Der liebenswerte Charme des Verfalls – verblichene Fassaden von Salvador

Salvador da Bahia hat ein  feucht-heisses, tropisches Klima und liegt gute zweitausend Kilometer vom Äquator entfernt. Dies hat fatale Konsequenzen für seine Gebäude und Straßen. Wenn man mit dem Auto oder Motorrad durch die Stadt fährt,  kann man den schleichenden Verfall der einst schönen Fassaden und den heldenhaften, aber vergeblichen Kampf dagegen gut beobachten.

Erst vor ein paar Jahren haben Staat und Stadt in einer  gemeinsamen Anstrengung die Gebäude der historischen Altstadt Pelourinho aufwendig restauriert.  Nun, nach einer kurzen Zeit des wieder erleuchteten Glanzes, bröckelt schon wieder der Putz, Schimmel kriecht auf leisen Sohlen über die schattigen Stellen und überzieht sie mit seltsamen, oft verwirrend schönen Mustern.

Sorria você está na Bahia!

Setz ein Lachen auf – du bist in Bahia!

– Volksmund

Ein Freund machte mir den Vorschlag, in einige historische Viertel der Stadt zu fahren – denn es gibt noch etliche weitere neben dem bekannten Pelourinho – und ihre Türen, Fenster und Fassaden zu fotografieren.
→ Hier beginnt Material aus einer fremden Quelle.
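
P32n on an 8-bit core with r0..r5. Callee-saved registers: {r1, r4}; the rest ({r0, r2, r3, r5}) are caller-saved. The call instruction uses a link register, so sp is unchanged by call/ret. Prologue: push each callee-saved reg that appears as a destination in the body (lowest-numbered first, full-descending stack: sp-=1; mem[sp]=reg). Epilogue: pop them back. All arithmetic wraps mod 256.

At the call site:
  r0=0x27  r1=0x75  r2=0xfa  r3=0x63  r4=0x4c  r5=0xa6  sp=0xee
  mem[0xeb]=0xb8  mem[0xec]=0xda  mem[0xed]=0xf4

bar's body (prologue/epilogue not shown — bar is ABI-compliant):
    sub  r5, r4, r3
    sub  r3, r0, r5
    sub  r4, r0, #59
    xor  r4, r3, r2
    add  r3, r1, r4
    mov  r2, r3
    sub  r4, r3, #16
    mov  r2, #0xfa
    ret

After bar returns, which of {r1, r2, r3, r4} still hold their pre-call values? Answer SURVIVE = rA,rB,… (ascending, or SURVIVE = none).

prologue: push r4 -> mem[0xed]=0x4c, sp=0xed
body[0] sub  r5, r4, r3 -> r5=0xe9
body[1] sub  r3, r0, r5 -> r3=0x3e
body[2] sub  r4, r0, #59 -> r4=0xec
body[3] xor  r4, r3, r2 -> r4=0xc4
body[4] add  r3, r1, r4 -> r3=0x39
body[5] mov  r2, r3 -> r2=0x39
body[6] sub  r4, r3, #16 -> r4=0x29
body[7] mov  r2, #0xfa -> r2=0xfa
epilogue: pop r4=0x4c, sp=0xee
r1: callee-saved, written=False
r2: caller-saved, written=True
r3: caller-saved, written=True
r4: callee-saved, written=True

SURVIVE = r1,r2,r4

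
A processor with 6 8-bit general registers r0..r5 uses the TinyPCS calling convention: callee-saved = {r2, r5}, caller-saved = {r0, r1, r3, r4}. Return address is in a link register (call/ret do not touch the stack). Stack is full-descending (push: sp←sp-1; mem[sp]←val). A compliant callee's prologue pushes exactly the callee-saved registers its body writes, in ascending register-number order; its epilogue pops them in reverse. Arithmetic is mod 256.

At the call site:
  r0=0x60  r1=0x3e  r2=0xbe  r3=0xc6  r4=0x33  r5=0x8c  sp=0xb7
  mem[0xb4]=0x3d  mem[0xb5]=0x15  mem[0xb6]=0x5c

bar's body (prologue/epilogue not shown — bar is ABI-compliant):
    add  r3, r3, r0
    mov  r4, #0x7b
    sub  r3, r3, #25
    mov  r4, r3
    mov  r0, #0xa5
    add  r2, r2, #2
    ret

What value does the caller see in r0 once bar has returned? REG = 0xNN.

prologue: push r2 → mem[0xb6]=0xbe, sp=0xb6
body[0] add  r3, r3, r0 → r3=0x26
body[1] mov  r4, #0x7b → r4=0x7b
body[2] sub  r3, r3, #25 → r3=0x0d
body[3] mov  r4, r3 → r4=0x0d
body[4] mov  r0, #0xa5 → r0=0xa5
body[5] add  r2, r2, #2 → r2=0xc0
epilogue: pop r2=0xbe, sp=0xb7
r0 is caller-saved → body value

REG = 0xa5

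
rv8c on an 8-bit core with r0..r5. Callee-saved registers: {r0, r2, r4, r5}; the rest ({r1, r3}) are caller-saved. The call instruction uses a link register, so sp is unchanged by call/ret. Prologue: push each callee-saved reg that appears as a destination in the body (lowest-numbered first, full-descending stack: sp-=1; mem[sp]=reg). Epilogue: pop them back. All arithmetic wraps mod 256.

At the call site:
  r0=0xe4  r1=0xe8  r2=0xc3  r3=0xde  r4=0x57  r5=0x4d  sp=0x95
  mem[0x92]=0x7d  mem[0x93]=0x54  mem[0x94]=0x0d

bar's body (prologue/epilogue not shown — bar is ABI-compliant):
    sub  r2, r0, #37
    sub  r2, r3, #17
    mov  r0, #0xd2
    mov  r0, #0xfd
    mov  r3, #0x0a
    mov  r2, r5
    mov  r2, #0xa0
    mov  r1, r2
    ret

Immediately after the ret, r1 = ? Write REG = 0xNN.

prologue: push r0 -> mem[0x94]=0xe4, sp=0x94
prologue: push r2 -> mem[0x93]=0xc3, sp=0x93
body[0] sub  r2, r0, #37 -> r2=0xbf
body[1] sub  r2, r3, #17 -> r2=0xcd
body[2] mov  r0, #0xd2 -> r0=0xd2
body[3] mov  r0, #0xfd -> r0=0xfd
body[4] mov  r3, #0x0a -> r3=0x0a
body[5] mov  r2, r5 -> r2=0x4d
body[6] mov  r2, #0xa0 -> r2=0xa0
body[7] mov  r1, r2 -> r1=0xa0
epilogue: pop r2=0xc3, sp=0x94
epilogue: pop r0=0xe4, sp=0x95
r1 is caller-saved -> body value

REG = 0xa0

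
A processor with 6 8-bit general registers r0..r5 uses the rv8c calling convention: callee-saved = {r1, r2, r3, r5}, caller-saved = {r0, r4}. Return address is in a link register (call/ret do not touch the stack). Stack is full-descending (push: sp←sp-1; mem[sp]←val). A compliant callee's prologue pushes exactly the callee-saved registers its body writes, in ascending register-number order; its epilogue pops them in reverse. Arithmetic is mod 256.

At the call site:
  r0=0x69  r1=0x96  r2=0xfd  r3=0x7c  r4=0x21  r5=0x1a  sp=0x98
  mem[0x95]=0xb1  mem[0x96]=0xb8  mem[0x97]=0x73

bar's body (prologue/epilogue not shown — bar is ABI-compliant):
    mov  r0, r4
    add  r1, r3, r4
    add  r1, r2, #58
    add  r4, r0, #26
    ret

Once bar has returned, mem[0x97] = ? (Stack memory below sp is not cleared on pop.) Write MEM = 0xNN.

MEM = 0x96

prologue: push r1 → mem[0x97]=0x96, sp=0x97
body[0] mov  r0, r4 → r0=0x21
body[1] add  r1, r3, r4 → r1=0x9d
body[2] add  r1, r2, #58 → r1=0x37
body[3] add  r4, r0, #26 → r4=0x3b
epilogue: pop r1=0x96, sp=0x98
prologue pushed ['r1'] at ['0x97']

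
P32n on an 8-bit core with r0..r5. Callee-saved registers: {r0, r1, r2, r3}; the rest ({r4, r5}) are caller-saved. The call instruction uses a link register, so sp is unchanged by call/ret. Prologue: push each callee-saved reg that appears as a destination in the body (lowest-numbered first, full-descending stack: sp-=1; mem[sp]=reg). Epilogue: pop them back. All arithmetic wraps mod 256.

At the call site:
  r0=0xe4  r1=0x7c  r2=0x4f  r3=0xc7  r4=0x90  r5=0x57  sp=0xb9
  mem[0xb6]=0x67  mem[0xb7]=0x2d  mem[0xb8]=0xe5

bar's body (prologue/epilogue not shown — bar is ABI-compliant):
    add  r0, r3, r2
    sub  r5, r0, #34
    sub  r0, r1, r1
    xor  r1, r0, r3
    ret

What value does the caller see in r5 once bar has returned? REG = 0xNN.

REG = 0xf4

prologue: push r0 → mem[0xb8]=0xe4, sp=0xb8
prologue: push r1 → mem[0xb7]=0x7c, sp=0xb7
body[0] add  r0, r3, r2 → r0=0x16
body[1] sub  r5, r0, #34 → r5=0xf4
body[2] sub  r0, r1, r1 → r0=0x00
body[3] xor  r1, r0, r3 → r1=0xc7
epilogue: pop r1=0x7c, sp=0xb8
epilogue: pop r0=0xe4, sp=0xb9
r5 is caller-saved → body value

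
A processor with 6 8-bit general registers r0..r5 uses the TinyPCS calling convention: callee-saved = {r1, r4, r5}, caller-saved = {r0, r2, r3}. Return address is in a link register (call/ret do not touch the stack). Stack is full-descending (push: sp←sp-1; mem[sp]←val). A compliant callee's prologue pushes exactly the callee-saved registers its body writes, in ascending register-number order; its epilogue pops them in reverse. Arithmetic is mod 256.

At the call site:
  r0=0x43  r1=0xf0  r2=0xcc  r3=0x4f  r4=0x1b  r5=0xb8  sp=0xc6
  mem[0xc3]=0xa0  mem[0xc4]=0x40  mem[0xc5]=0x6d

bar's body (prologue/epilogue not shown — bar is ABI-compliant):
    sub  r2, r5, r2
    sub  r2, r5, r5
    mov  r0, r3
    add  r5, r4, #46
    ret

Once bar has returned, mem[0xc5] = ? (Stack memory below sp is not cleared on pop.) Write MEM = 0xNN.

MEM = 0xb8

prologue: push r5 -> mem[0xc5]=0xb8, sp=0xc5
body[0] sub  r2, r5, r2 -> r2=0xec
body[1] sub  r2, r5, r5 -> r2=0x00
body[2] mov  r0, r3 -> r0=0x4f
body[3] add  r5, r4, #46 -> r5=0x49
epilogue: pop r5=0xb8, sp=0xc6
prologue pushed ['r5'] at ['0xc5']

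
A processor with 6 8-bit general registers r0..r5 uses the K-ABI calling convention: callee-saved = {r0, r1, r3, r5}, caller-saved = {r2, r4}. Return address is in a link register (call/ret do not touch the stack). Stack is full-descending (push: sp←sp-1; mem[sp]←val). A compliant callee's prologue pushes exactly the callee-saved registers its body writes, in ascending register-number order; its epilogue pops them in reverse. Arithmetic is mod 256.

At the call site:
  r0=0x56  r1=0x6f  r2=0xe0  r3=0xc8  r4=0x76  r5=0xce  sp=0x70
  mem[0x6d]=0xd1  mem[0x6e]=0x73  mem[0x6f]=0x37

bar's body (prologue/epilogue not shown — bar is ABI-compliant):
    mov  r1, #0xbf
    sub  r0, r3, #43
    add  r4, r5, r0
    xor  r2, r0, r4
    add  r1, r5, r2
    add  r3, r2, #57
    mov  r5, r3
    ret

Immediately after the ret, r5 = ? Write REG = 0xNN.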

Die Spazierfahrten, die sich über einen Zeitraum von mehreren Wochen erstreckten, waren Ausflüge in eine auch für mich fremde Welt. Zum Beispiel Barbalho, einst ein bürgerliches Viertel, direkt hinter dem touristischen Santo Antônio gelegen. Während dort die meisten Zuckerbäcker­fassaden aus dem frühen 20. Jahrhundert liebevoll aufgepäppelt und gepflegt werden, sind viele Häuser in Barbalho offensichtlich dem Verfall preisgegeben. Die stuckverzierten, herrschaftlichen Fassaden sinken in sich zusammen, als wären sie müde von dem Gewicht ihrer Zeit. Türen hängen schief in den Angeln, ganze Wände sind eingestürzt und geben den Blick auf offene Wohnungen frei, in denen immer noch Menschen leben. Trotzdem scheinen die meisten Bewohner hier guter Dinge. Jeder kennt jeden, und Nachbarschaftshilfe ist im Gegensatz zu vielen moderneren Vierteln kein Fremdwort. Es gibt alte und kleine Läden, Handwerksbetriebe und skurrile Bars. Überall, wo sich ein bisschen Grün einnistet, wuchern die Pflanzen und erobern sich ihr verlorenes Terrain zurück.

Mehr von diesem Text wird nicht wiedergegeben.